You are the owner of this article.

Phillip Tutor: Tuberville needs Crimson Tide fans. Really, he does.

  • 2 min to read
Tutor columm

Former Auburn football coach Tommy Tuberville (left).

These, if we believe what we’re being told about Alabama’s 2020 Senate election, are the most popular options for Republicans:

(1.) Hope Alabama football fans vote for a former Auburn coach.

(2.) Ask Alabama’s right-leaning Christians to vote for an irredeemable defrocked judge who has been credibly accused of sexual misconduct and is fond of riding a horse named Sassy. 

(3.) Or, pray.

Praying for political outcomes is dangerous, given that God is neither Republican nor Democrat and isn’t fond of abortion. If I were a Republican and prone to pray, I’d look skyward and ask for the return of Jeff Sessions, who’s still recovering from his public beatdown at the hands of President Trump. Sessions is a xenophobic immigration hawk who can’t be trusted, but at least he’s the devil we know.

Roy Moore, Sassy’s rider, is indeed a devil. And despite his recent entrance into the GOP’s crowded Senate field, latest polling data show him a distant third behind Tommy Tuberville, the former Auburn football coach, and U.S. Rep. Bradley Byrne, R-Mobile, and barely ahead of John Merrill, the Alabama secretary of state whose candidacy just hatched. My guess is that Sassy, if she were running, would be more popular.

And that is what this is about — popularity, not GOP policies or Alabama politics. Given that Americans elected a real estate conman from Queens as president — a conman Alabamians overwhelmingly supported, and still do — there’s no reason to believe Republicans won’t consider a former football coach as the candidate best suited to unseat U.S. Sen. Doug Jones, the Birmingham Democrat and civil rights legal icon considered to be the Senate’s most vulnerable member, which he is.

Tuberville’s unlikely candidacy, though, is mystifying — or so I thought. (He was linked to an assistant coaching job at the University of Miami just seven months ago.) But his surprisingly strong showing in a report from Cygnal, a Montgomery-based polling and consulting firm, has flipped that script, for now.

Cygnal’s pollsters asked Alabama Republicans, “If the Republican primary election for U.S. Senate was held today, and you had to make a choice, who would you vote for from the following list of candidates?”

Tuberville, at 29.3 percent, finished first. Byrne (21.4) followed, as did Moore (13.0) and Merrill (11.8). Tuberville has never served in office, never run for office — he briefly considered a gubernatorial bid — and doesn’t come from the usual political proving grounds of law or business. His college degree, from Southern Arkansas in 1976, is in physical education — a fine degree for coaches, but not necessarily training for congressional aspirees.

Tuberville clearly is no Tom Osborne, but who is? The Nebraska football legend won three national championships, was inducted into the College Football Hall of Fame and served three terms in Congress. He holds three degrees: a bachelor’s in history and a master’s and Ph.D. in educational psychology. Then there’s current Notre Dame coach Brian Kelly, who majored in political science, took the admissions test for the CIA and worked for Gary Hart’s 1984 presidential campaign before marrying football. Even his father, an alderman in Massachusetts, had political genes.

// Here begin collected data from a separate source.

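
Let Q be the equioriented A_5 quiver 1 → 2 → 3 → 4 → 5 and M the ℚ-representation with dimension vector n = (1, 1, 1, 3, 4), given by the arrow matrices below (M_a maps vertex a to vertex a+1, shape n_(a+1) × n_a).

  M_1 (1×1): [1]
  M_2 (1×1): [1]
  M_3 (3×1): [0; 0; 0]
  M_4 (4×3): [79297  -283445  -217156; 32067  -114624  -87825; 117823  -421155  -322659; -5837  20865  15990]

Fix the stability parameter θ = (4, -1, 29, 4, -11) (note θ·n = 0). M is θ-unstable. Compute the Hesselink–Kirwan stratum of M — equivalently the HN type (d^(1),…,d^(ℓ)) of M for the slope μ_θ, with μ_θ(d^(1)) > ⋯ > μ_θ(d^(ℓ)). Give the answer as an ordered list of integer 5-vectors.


Interval decomposition of M: I[1,3], I[4,5]^3, I[5,5].
HN type (ℓ=4): μ^(1)=29; μ^(2)=3/2; μ^(3)=-7/2; μ^(4)=-11

((0, 0, 1, 0, 0); (1, 1, 0, 0, 0); (0, 0, 0, 3, 3); (0, 0, 0, 0, 1))


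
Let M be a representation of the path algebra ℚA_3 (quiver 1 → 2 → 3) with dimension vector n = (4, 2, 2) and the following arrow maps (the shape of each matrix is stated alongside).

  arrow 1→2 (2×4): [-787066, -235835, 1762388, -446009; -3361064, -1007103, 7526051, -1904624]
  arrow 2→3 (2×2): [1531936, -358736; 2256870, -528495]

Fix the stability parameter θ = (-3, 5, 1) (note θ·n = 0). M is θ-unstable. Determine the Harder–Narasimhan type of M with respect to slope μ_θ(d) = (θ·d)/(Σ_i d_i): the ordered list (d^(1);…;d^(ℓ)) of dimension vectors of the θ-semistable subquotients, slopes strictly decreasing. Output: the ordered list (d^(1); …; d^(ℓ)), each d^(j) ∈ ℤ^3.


Barcode: M ≅ I[1,1]^2, I[1,2], I[1,3], I[3,3]. HN layers by μ_θ (4 steps, strictly decreasing):
  μ^(1)=5; μ^(2)=3; μ^(3)=1; μ^(4)=-3

((0, 1, 0); (0, 1, 1); (0, 0, 1); (4, 0, 0))


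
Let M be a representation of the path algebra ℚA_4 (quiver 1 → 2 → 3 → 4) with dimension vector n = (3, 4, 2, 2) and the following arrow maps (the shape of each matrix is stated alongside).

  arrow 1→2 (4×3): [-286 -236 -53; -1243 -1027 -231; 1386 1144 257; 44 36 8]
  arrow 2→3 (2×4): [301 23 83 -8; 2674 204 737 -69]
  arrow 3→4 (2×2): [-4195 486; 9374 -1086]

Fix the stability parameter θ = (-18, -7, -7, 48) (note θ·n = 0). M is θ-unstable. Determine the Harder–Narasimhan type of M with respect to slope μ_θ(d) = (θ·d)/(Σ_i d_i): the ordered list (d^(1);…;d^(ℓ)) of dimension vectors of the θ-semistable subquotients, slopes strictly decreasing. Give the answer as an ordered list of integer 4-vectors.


Interval decomposition of M: I[1,1], I[1,4]^2, I[2,2]^2.
HN type (ℓ=3): μ^(1)=48; μ^(2)=-7; μ^(3)=-18

((0, 0, 0, 2); (0, 4, 2, 0); (3, 0, 0, 0))


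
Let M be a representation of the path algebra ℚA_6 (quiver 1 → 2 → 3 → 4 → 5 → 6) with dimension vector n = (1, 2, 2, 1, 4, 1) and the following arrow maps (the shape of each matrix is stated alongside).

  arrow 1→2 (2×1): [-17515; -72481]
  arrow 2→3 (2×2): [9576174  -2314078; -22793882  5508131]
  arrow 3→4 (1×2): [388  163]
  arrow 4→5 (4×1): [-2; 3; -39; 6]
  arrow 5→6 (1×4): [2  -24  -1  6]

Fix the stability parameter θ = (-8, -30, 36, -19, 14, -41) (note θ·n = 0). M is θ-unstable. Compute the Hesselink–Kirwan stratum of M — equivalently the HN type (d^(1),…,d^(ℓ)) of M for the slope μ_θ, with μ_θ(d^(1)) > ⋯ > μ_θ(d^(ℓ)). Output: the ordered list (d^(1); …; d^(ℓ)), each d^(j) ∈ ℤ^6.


Interval decomposition of M: I[1,6], I[2,3], I[5,5]^3.
HN type (ℓ=5): μ^(1)=36; μ^(2)=14; μ^(3)=-5/2; μ^(4)=-19; μ^(5)=-30

((0, 0, 1, 0, 0, 0); (0, 0, 0, 0, 3, 0); (0, 0, 1, 1, 1, 1); (1, 1, 0, 0, 0, 0); (0, 1, 0, 0, 0, 0))


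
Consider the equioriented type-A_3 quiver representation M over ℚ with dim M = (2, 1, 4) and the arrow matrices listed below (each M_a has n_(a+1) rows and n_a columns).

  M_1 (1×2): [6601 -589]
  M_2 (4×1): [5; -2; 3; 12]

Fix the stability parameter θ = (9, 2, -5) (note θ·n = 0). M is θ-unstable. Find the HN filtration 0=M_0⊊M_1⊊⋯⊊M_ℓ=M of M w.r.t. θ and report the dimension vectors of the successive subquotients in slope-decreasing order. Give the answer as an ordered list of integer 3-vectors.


Via rank(M_{q-1}∘⋯∘M_p): M ≅ I[1,1], I[1,3], I[3,3]^3.
μ_θ-semistable layers: μ^(1)=9; μ^(2)=2; μ^(3)=-5

((1, 0, 0); (1, 1, 1); (0, 0, 3))


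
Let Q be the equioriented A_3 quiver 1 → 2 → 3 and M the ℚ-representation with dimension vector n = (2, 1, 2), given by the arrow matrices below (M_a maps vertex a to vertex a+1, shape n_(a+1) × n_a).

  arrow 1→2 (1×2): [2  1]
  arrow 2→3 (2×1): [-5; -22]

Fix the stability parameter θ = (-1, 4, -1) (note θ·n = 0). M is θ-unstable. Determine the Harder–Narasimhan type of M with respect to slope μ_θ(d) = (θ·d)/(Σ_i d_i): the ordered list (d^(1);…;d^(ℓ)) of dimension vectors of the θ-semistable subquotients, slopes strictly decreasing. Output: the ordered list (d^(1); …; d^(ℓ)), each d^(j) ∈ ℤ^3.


Interval decomposition of M: I[1,1], I[1,3], I[3,3].
HN type (ℓ=2): μ^(1)=3/2; μ^(2)=-1

((0, 1, 1); (2, 0, 1))


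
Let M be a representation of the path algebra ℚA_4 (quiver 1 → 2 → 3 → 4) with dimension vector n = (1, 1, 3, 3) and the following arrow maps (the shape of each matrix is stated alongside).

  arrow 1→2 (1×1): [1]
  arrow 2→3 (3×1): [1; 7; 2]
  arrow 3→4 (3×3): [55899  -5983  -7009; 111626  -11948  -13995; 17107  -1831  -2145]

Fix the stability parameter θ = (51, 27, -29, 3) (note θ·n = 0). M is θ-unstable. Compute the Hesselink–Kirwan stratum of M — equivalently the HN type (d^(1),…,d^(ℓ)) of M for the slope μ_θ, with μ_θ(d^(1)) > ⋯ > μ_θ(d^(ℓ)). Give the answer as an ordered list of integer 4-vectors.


Via rank(M_{q-1}∘⋯∘M_p): M ≅ I[1,3], I[3,4]^2, I[4,4].
μ_θ-semistable layers: μ^(1)=49/3; μ^(2)=3; μ^(3)=-29

((1, 1, 1, 0); (0, 0, 0, 3); (0, 0, 2, 0))


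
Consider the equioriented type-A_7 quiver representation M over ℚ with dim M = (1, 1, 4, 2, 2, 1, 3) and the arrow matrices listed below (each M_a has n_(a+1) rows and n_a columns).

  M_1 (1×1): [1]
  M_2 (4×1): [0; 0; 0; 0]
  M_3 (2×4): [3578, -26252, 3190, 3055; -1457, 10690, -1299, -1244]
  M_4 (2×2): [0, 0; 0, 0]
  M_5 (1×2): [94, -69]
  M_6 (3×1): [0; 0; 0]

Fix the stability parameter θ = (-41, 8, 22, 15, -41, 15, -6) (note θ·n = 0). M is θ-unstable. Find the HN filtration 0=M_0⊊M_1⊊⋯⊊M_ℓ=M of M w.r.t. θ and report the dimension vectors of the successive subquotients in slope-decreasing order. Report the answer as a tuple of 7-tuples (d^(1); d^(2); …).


Via rank(M_{q-1}∘⋯∘M_p): M ≅ I[1,2], I[3,3]^2, I[3,4]^2, I[5,5], I[5,6], I[7,7]^3.
μ_θ-semistable layers: μ^(1)=22; μ^(2)=37/2; μ^(3)=15; μ^(4)=8; μ^(5)=-6; μ^(6)=-41

((0, 0, 2, 0, 0, 0, 0); (0, 0, 2, 2, 0, 0, 0); (0, 0, 0, 0, 0, 1, 0); (0, 1, 0, 0, 0, 0, 0); (0, 0, 0, 0, 0, 0, 3); (1, 0, 0, 0, 2, 0, 0))


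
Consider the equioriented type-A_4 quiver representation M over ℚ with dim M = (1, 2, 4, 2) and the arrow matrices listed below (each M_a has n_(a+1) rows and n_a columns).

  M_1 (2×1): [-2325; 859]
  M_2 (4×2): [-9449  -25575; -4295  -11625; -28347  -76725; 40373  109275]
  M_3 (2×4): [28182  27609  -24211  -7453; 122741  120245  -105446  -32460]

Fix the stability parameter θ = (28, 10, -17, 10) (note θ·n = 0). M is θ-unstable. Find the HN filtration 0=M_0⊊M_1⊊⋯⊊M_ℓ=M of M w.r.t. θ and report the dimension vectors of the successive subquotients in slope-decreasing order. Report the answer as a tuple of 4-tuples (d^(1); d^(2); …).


Via rank(M_{q-1}∘⋯∘M_p): M ≅ I[1,2], I[2,4], I[3,3]^2, I[3,4].
μ_θ-semistable layers: μ^(1)=19; μ^(2)=10; μ^(3)=-7/2; μ^(4)=-17

((1, 1, 0, 0); (0, 0, 0, 2); (0, 1, 1, 0); (0, 0, 3, 0))


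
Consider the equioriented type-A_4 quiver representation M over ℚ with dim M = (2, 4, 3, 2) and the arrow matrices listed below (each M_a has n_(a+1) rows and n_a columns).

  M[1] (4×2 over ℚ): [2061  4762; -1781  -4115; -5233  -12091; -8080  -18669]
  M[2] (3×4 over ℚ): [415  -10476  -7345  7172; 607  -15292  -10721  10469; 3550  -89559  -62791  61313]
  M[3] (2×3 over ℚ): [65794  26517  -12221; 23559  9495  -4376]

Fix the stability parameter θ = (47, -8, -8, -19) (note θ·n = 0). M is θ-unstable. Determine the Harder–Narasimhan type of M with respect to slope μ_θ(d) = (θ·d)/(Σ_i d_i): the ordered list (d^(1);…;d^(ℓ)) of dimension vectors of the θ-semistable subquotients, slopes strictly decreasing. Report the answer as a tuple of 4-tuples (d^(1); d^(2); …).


Interval decomposition of M: I[1,2], I[1,4], I[2,3], I[2,4].
HN type (ℓ=4): μ^(1)=39/2; μ^(2)=3; μ^(3)=-8; μ^(4)=-35/3

((1, 1, 0, 0); (1, 1, 1, 1); (0, 1, 1, 0); (0, 1, 1, 1))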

At Ole Miss, his pre-Auburn head coaching gig, Tuberville welcomed the nickname “Riverboat Gambler,” an apt moniker for a self-styled Washington outsider who is embracing that image. He also is a hardy supporter of Trump, if that matters to you. 

“I think we need more non-politicians in Washington,” he recently told Dothan’s WDHN. “We’ve got too many people that can’t do anything, and I’m truly an outsider. I know a lot about politics, but I want to take moral Christian values back to Washington.”

And those aforementioned Alabama football fans?

Alabama Republicans, Cygnal reports, are overwhelmingly Crimson Tide fans — 52.7 percent, in fact. Less than a quarter (23.2 percent) of them support Auburn. (Left unexplained is how more than 13 percent of Alabama Republicans said they don’t care about college sports. They must have been inebriated.) 

That delicious nugget of Alabamaism rests at the heart of this fascinating Senate race. The early poll leader and former Auburn coach who beat Alabama six straight times needs support from Republican Crimson Tiders to contend for the nomination. If that isn’t quintessential Alabama, nothing is.